Les sénateurs ont adopté un amendement au projet de loi sur la biodiversité qui étend la procédure de l'action de groupe au domaine de l'environnement. Un vote surprise contre l'avis du rapporteur et du Gouvernement.

Les sénateurs ont adopté vendredi 22 janvier un amendement du groupe socialiste et républicain au projet de loi sur la biodiversité qui autorise les actions de groupe dans le domaine environnemental.
Agir devant une juridiction civile ou administrative
Le texte voté ajoute un nouvel article dédié à cette action dans le code de justice administrative. Il prévoit qu'une association agréée ou une association régulièrement déclarée depuis cinq ans au moins dont l'objet statutaire comporte la défense des victimes de dommages corporels, ou une association de protection de l'environnement agréée, "peut agir devant une juridiction civile ou administrative afin d'établir que plusieurs personnes, placées dans une situation similaire, ont subi des préjudices individuels résultant d'un dommage causé à l'environnement ayant une cause commune". L'action peut tendre à la cessation du manquement ou à la réparation des dommages corporels et matériels résultant du dommage causé à l'environnement, précise le texte.
"Nous reprenons les conditions de l'action de groupe : seules les associations agréées dans la défense de l'environnement pourraient ester en justice, c'est raisonnable - et à condition également d'une infraction constatée par le juge. Nulle crainte, donc, contre les procéduriers", a voulu rassurer la sénatrice Nicole Bonnefoy, auteur de l'amendement, qui a réussi à convaincre la majorité de ses collègues malgré l'avis défavorable du rapporteur et du Gouvernement.
"Quels que soient les mérites de l'action de groupe, il faut tenir compte de la différence importante entre la consommation et l'environnement : les associations sont moins structurées, le critère de représentativité n'est pas toujours accepté - l'intérêt à agir pose donc problème", a expliqué la rapporteur LR Jérôme Bignon.

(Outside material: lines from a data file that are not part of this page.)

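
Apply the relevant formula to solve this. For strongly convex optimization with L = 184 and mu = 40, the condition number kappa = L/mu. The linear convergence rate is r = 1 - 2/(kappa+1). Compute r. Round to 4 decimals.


Step 1: Compute the condition number.
kappa = L/mu = 184/40 = 4.6
Step 2: Compute the convergence rate.
r = 1 - 2/(kappa + 1) = 1 - 2*mu/(L + mu) = (L - mu)/(L + mu) = 144/224 = 0.6429


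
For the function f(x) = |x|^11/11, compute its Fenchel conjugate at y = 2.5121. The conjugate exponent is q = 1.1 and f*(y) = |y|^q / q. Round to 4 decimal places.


The conjugate exponent q satisfies 1/p + 1/q = 1.
p = 11, so q = 11/(11 - 1) = 1.1
|y|^q = 2.5121^1.1 = 2.7545
f*(2.5121) = 2.7545 / 1.1 = 2.5041


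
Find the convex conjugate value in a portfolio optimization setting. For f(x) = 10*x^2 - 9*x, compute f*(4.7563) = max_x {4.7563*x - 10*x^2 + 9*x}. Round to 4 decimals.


f*(y) = sup_x {y*x - a*x^2 - b*x} = sup_x {(y-b)*x - a*x^2}
FOC: (y - b) - 2a*x = 0 => x* = (y - b)/(2a)
x* = (4.7563 + 9)/(2*10) = 0.6878
f*(4.7563) = (y-b)^2/(4a) = (4.7563 + 9)^2/(4*10)
= 189.2358/40 = 4.7309


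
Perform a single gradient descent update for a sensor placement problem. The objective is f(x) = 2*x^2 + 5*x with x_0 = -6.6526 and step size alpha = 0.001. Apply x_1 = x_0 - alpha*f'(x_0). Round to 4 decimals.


We compute the gradient at x_0 and apply the update.
f'(x) = 4*x + 5
f'(-6.6526) = 4*-6.6526 + 5 = -21.6104
x_1 = -6.6526 - 0.001*-21.6104 = -6.631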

"L'action de groupe compte beaucoup dans la démocratie participative, le droit de l'environnement fait déjà place à l'intérêt collectif - via l'action individuelle au bénéfice de tous, ou encore l'action d'associations pour faire cesser des dommages ou obtenir des réparations : vous êtes donc satisfaits", a botté en touche Ségolène Royal, pour expliquer que le Gouvernement n'était pas favorable à cette extension.
Un rapport du Gouvernement était attendu
L'action de groupe a été introduite en droit français par la loi du 17 mars 2014 relative à la consommation, précisée par le décret d'application du 24 septembre 2014 et commentée par une circulaire de la Garde des sceaux en date du 26 septembre 2014. Entrée en vigueur le 1er octobre 2014, cette procédure, qui permet à plusieurs consommateurs lésés de se regrouper afin d'agir en justice de manière collective, excluait de manière explicite les domaines de la santé et de l'environnement.
Cette exclusion avait fait réagir plusieurs associations de protection de l'environnement ou de défenses des consommateurs. "La peur de pénaliser l'activité économique est-elle trop forte pour oser imaginer un consommateur qui ne subirait plus ni les dommages écologiques des sites industriels ni la baisse continue de son pouvoir d'achat due à l'obsolescence programmée des biens de consommation ?", avaient réagi Les Amis de la Terre.
L'extension du champ d'application du dispositif n'était toutefois pas définitivement exclue. La loi sur la consommation demande d'ailleurs au Gouvernement de rédiger un rapport évaluant sa mise en œuvre avant septembre 2016. Rapport dans lequel, l'exécutif doit examiner la possibilité de son extension aux domaines de la santé et de l'environnement. Le vote surprise de cet amendement ne semble toutefois pas correspondre aux plans de l'exécutif…. Reste à voir s'il passera le cap de la deuxième lecture à l'Assemblée.